Pour autant, il y a aussi des évolutions qui vont être à l’origine de la France. Au IIIe siècle, l’Empire connaît une crise de production. Faute d’expansion, les grands domaines ruraux ne peuvent bénéficier d’une main-d’œuvre bon marché. Le prix de l’esclave augmente. L’empire doit se résoudre à l’augmentation des impôts, notamment pour financer une armée romaine mobilisée par des guerres civiles. C’est le début d’un processus qui conduit à recourir à des soldats étrangers. Pour protéger l’Empire menacé sur ses flancs par des incursions barbares (il s’agit en fait de raids), il faut recruter d’autres Barbares à qui l’on attribue des terres ou des impôts : les guerriers germaniques qui s’installent en Gaule. Les invasions barbares seraient, au fond, une opération de sous-traitance destinée à sécuriser des frontières, si on devait raisonner selon des concepts actuels. Mais pour continuer à financer tout cela, l’Empire doit réformer en profondeur le système fiscal en instituant un impôt foncier universel. L’élite fuit les cités et se replie sur ses domaines. Les curies municipales sont alors désertées. Les bâtiments tombent en ruine faute de financement. C’est dans ce trait spécifique au Bas-Empire que se met en place cette matrice que l’on retrouvera au Moyen-Âge : l’intervention de l’Église dans les affaires publiques. Les évêques construisent – ou reconstruisent – certaines infrastructures et administrent les cités. C’est ce monde gallo-romain finissant qui définira les bases de cette société sur laquelle les Mérovingiens, puis les Carolingiens règneront.
On a beaucoup ironisé sur la faiblesse des Mérovingiens, leur prêtant une conception patrimoniale du pouvoir et une perte du sens de la chose publique. Le partage répond à des finalités pratiques. Comme à la fin de l’Empire romain, il faut gérer un territoire qui est déjà vaste.

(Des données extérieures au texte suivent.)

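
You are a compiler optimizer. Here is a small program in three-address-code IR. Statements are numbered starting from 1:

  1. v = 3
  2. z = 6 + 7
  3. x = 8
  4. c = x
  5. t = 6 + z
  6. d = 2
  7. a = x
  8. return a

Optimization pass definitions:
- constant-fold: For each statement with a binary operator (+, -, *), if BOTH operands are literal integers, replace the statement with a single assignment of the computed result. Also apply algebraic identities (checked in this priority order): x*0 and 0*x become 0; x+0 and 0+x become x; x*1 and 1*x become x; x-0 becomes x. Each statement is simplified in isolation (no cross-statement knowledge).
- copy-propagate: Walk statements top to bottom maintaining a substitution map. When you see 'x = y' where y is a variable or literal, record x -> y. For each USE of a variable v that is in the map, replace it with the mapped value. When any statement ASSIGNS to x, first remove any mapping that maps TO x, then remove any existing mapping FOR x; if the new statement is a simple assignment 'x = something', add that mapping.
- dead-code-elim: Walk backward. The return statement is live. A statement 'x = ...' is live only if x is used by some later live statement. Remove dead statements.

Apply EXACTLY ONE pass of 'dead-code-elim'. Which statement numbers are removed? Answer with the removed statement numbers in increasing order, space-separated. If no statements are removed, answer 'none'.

Answer: 1 2 4 5 6

Derivation:
Backward liveness scan:
Stmt 1 'v = 3': DEAD (v not in live set [])
Stmt 2 'z = 6 + 7': DEAD (z not in live set [])
Stmt 3 'x = 8': KEEP (x is live); live-in = []
Stmt 4 'c = x': DEAD (c not in live set ['x'])
Stmt 5 't = 6 + z': DEAD (t not in live set ['x'])
Stmt 6 'd = 2': DEAD (d not in live set ['x'])
Stmt 7 'a = x': KEEP (a is live); live-in = ['x']
Stmt 8 'return a': KEEP (return); live-in = ['a']
Removed statement numbers: [1, 2, 4, 5, 6]
Surviving IR:
  x = 8
  a = x
  return a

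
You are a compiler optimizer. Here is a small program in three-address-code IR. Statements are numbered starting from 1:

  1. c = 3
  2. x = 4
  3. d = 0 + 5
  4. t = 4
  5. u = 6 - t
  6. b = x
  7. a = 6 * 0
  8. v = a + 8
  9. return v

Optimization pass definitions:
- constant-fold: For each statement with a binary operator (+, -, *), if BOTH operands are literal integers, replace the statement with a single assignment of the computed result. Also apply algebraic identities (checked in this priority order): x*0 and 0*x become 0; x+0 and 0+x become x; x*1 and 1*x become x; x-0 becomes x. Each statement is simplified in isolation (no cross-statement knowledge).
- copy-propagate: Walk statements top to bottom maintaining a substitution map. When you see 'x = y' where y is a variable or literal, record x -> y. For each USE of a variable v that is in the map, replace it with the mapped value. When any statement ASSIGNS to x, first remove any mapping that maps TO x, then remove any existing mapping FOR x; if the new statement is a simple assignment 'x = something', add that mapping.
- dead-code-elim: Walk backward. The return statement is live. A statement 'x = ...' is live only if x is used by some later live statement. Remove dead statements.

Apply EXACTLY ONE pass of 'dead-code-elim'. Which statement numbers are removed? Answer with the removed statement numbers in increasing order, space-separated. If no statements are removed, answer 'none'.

Backward liveness scan:
Stmt 1 'c = 3': DEAD (c not in live set [])
Stmt 2 'x = 4': DEAD (x not in live set [])
Stmt 3 'd = 0 + 5': DEAD (d not in live set [])
Stmt 4 't = 4': DEAD (t not in live set [])
Stmt 5 'u = 6 - t': DEAD (u not in live set [])
Stmt 6 'b = x': DEAD (b not in live set [])
Stmt 7 'a = 6 * 0': KEEP (a is live); live-in = []
Stmt 8 'v = a + 8': KEEP (v is live); live-in = ['a']
Stmt 9 'return v': KEEP (return); live-in = ['v']
Removed statement numbers: [1, 2, 3, 4, 5, 6]
Surviving IR:
  a = 6 * 0
  v = a + 8
  return v

Answer: 1 2 3 4 5 6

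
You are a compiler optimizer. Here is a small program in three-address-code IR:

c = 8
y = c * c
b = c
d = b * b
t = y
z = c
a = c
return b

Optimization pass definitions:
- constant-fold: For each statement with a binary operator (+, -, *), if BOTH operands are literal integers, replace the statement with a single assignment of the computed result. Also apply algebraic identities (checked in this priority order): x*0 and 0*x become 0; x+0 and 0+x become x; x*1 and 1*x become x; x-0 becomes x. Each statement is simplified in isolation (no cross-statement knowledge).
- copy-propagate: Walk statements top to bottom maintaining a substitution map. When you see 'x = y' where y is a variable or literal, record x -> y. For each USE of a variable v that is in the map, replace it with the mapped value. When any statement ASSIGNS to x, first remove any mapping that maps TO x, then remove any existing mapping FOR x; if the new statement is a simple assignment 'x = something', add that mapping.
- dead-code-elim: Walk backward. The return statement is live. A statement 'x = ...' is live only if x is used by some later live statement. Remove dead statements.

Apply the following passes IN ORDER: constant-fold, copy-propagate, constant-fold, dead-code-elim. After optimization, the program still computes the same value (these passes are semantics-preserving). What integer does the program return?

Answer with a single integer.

Answer: 8

Derivation:
Initial IR:
  c = 8
  y = c * c
  b = c
  d = b * b
  t = y
  z = c
  a = c
  return b
After constant-fold (8 stmts):
  c = 8
  y = c * c
  b = c
  d = b * b
  t = y
  z = c
  a = c
  return b
After copy-propagate (8 stmts):
  c = 8
  y = 8 * 8
  b = 8
  d = 8 * 8
  t = y
  z = 8
  a = 8
  return 8
After constant-fold (8 stmts):
  c = 8
  y = 64
  b = 8
  d = 64
  t = y
  z = 8
  a = 8
  return 8
After dead-code-elim (1 stmts):
  return 8
Evaluate:
  c = 8  =>  c = 8
  y = c * c  =>  y = 64
  b = c  =>  b = 8
  d = b * b  =>  d = 64
  t = y  =>  t = 64
  z = c  =>  z = 8
  a = c  =>  a = 8
  return b = 8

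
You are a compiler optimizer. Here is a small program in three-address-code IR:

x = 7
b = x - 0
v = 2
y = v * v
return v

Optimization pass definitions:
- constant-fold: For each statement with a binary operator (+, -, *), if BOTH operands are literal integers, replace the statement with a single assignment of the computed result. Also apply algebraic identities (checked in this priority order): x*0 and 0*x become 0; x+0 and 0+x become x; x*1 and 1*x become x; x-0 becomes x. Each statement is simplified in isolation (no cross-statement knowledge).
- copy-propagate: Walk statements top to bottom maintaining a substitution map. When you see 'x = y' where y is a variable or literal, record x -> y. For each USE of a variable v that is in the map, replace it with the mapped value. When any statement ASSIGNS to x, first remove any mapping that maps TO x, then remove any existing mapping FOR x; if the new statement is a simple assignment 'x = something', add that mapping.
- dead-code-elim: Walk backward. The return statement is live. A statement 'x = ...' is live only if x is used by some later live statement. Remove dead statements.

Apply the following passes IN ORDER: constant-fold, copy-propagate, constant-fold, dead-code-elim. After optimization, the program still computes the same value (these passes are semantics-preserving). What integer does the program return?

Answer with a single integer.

Initial IR:
  x = 7
  b = x - 0
  v = 2
  y = v * v
  return v
After constant-fold (5 stmts):
  x = 7
  b = x
  v = 2
  y = v * v
  return v
After copy-propagate (5 stmts):
  x = 7
  b = 7
  v = 2
  y = 2 * 2
  return 2
After constant-fold (5 stmts):
  x = 7
  b = 7
  v = 2
  y = 4
  return 2
After dead-code-elim (1 stmts):
  return 2
Evaluate:
  x = 7  =>  x = 7
  b = x - 0  =>  b = 7
  v = 2  =>  v = 2
  y = v * v  =>  y = 4
  return v = 2

Answer: 2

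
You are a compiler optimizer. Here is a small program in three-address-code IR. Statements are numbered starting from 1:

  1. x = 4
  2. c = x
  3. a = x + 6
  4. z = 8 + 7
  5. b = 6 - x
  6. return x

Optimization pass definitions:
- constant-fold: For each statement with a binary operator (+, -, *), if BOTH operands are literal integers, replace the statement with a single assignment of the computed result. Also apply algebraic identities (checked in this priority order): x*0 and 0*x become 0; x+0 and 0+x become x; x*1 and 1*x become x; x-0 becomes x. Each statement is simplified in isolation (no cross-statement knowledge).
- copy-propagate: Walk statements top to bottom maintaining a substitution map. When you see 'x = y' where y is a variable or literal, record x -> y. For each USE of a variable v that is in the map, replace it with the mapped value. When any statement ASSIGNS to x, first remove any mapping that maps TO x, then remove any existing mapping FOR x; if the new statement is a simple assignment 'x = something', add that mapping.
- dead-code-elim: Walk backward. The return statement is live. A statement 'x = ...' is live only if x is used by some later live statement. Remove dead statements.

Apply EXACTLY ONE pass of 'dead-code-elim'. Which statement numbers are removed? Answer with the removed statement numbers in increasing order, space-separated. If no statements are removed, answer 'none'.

Answer: 2 3 4 5

Derivation:
Backward liveness scan:
Stmt 1 'x = 4': KEEP (x is live); live-in = []
Stmt 2 'c = x': DEAD (c not in live set ['x'])
Stmt 3 'a = x + 6': DEAD (a not in live set ['x'])
Stmt 4 'z = 8 + 7': DEAD (z not in live set ['x'])
Stmt 5 'b = 6 - x': DEAD (b not in live set ['x'])
Stmt 6 'return x': KEEP (return); live-in = ['x']
Removed statement numbers: [2, 3, 4, 5]
Surviving IR:
  x = 4
  return x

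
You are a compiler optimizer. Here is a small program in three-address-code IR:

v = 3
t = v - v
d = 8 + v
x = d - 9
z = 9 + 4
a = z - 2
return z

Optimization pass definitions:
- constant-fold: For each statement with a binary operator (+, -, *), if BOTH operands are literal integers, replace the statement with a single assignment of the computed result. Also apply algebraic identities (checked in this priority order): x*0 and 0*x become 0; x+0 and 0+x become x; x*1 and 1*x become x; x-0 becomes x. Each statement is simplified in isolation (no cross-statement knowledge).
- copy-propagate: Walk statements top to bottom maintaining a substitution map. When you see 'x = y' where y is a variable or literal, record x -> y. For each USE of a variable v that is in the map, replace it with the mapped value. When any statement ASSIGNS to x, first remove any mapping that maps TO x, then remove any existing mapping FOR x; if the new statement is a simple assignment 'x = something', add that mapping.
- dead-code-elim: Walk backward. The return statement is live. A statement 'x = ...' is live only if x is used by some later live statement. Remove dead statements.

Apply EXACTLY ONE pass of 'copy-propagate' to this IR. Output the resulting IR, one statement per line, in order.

Applying copy-propagate statement-by-statement:
  [1] v = 3  (unchanged)
  [2] t = v - v  -> t = 3 - 3
  [3] d = 8 + v  -> d = 8 + 3
  [4] x = d - 9  (unchanged)
  [5] z = 9 + 4  (unchanged)
  [6] a = z - 2  (unchanged)
  [7] return z  (unchanged)
Result (7 stmts):
  v = 3
  t = 3 - 3
  d = 8 + 3
  x = d - 9
  z = 9 + 4
  a = z - 2
  return z

Answer: v = 3
t = 3 - 3
d = 8 + 3
x = d - 9
z = 9 + 4
a = z - 2
return z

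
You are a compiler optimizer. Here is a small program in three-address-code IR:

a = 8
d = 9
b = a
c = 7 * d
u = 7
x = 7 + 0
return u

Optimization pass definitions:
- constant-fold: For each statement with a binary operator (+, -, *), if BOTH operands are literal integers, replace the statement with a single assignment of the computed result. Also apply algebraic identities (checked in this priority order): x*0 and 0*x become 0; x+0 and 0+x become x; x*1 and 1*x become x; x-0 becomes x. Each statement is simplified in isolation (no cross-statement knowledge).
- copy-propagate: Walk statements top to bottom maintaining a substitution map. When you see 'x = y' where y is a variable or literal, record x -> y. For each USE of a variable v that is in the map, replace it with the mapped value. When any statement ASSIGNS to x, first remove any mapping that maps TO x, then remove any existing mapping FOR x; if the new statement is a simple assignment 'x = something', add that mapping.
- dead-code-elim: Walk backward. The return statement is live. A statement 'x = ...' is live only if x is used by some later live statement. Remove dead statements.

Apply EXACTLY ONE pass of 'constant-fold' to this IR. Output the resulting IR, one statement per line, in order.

Applying constant-fold statement-by-statement:
  [1] a = 8  (unchanged)
  [2] d = 9  (unchanged)
  [3] b = a  (unchanged)
  [4] c = 7 * d  (unchanged)
  [5] u = 7  (unchanged)
  [6] x = 7 + 0  -> x = 7
  [7] return u  (unchanged)
Result (7 stmts):
  a = 8
  d = 9
  b = a
  c = 7 * d
  u = 7
  x = 7
  return u

Answer: a = 8
d = 9
b = a
c = 7 * d
u = 7
x = 7
return u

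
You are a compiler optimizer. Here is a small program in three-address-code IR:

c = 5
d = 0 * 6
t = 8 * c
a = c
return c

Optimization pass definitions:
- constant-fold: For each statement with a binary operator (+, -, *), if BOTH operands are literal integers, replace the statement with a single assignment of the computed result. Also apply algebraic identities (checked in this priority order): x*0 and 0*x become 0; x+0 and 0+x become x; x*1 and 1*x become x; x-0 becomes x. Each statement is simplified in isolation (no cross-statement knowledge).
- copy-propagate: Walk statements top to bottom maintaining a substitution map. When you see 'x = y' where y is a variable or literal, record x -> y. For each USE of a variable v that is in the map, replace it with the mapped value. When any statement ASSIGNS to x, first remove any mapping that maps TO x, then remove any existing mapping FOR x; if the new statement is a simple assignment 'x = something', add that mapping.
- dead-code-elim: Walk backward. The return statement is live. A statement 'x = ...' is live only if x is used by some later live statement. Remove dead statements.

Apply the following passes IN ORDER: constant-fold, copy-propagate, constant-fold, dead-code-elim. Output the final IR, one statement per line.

Answer: return 5

Derivation:
Initial IR:
  c = 5
  d = 0 * 6
  t = 8 * c
  a = c
  return c
After constant-fold (5 stmts):
  c = 5
  d = 0
  t = 8 * c
  a = c
  return c
After copy-propagate (5 stmts):
  c = 5
  d = 0
  t = 8 * 5
  a = 5
  return 5
After constant-fold (5 stmts):
  c = 5
  d = 0
  t = 40
  a = 5
  return 5
After dead-code-elim (1 stmts):
  return 5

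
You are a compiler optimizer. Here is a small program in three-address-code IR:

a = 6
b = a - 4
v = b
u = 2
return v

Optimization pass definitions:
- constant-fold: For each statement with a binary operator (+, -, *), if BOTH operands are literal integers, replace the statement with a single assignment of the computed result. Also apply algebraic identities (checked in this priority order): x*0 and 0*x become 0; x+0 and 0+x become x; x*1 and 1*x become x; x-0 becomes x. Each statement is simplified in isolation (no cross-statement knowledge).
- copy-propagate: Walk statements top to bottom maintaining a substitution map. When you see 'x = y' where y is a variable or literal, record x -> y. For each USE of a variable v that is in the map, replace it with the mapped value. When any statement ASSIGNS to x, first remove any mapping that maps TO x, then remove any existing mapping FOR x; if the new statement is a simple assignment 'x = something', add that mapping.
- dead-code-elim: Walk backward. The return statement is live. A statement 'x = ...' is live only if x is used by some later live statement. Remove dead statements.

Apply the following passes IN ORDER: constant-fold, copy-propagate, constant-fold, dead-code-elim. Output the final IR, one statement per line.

Answer: b = 2
return b

Derivation:
Initial IR:
  a = 6
  b = a - 4
  v = b
  u = 2
  return v
After constant-fold (5 stmts):
  a = 6
  b = a - 4
  v = b
  u = 2
  return v
After copy-propagate (5 stmts):
  a = 6
  b = 6 - 4
  v = b
  u = 2
  return b
After constant-fold (5 stmts):
  a = 6
  b = 2
  v = b
  u = 2
  return b
After dead-code-elim (2 stmts):
  b = 2
  return b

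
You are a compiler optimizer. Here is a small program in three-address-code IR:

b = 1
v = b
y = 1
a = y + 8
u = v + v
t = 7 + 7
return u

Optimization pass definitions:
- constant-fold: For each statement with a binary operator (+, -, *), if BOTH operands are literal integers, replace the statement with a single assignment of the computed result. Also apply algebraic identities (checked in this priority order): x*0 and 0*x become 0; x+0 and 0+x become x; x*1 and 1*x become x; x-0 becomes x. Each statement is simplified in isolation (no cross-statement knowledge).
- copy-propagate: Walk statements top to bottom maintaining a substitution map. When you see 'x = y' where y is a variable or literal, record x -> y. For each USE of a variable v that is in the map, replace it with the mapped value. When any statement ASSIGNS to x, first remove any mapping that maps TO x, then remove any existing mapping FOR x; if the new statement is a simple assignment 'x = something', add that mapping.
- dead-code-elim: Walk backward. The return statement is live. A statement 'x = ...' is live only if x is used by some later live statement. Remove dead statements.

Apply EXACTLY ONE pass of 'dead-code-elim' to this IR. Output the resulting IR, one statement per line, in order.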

Les Mérovingiens n’ont pas innové sur ce plan. Les auteurs continuent à parler d’un unique Royaume des Francs. La pratique du partage ne conduira pas à une explosion territoriale à la différence de ce qui arriva chez les Carolingiens après 843. Alors que l’on crédite les Carolingiens d’une renaissance – ce qui n’est pas faux –, on ne saurait oublier les problèmes de légitimité auxquels ils furent exposés. Le sacre ne suffit pas et les souverains doivent sans cesse s’assurer le soutien de l’aristocratie franque par des mariages récurrents. Ainsi, les unions successives de Charlemagne avec des femmes doivent être perçues à leur juste valeur : l’empereur à la barbe fleurie peut ainsi consolider son règne. On est loin du souverain incapable en proie à sa libido. Il faudra le génie des Capétiens pour rendre la légitimité du système incontestable par le système élaboré des Lois fondamentales.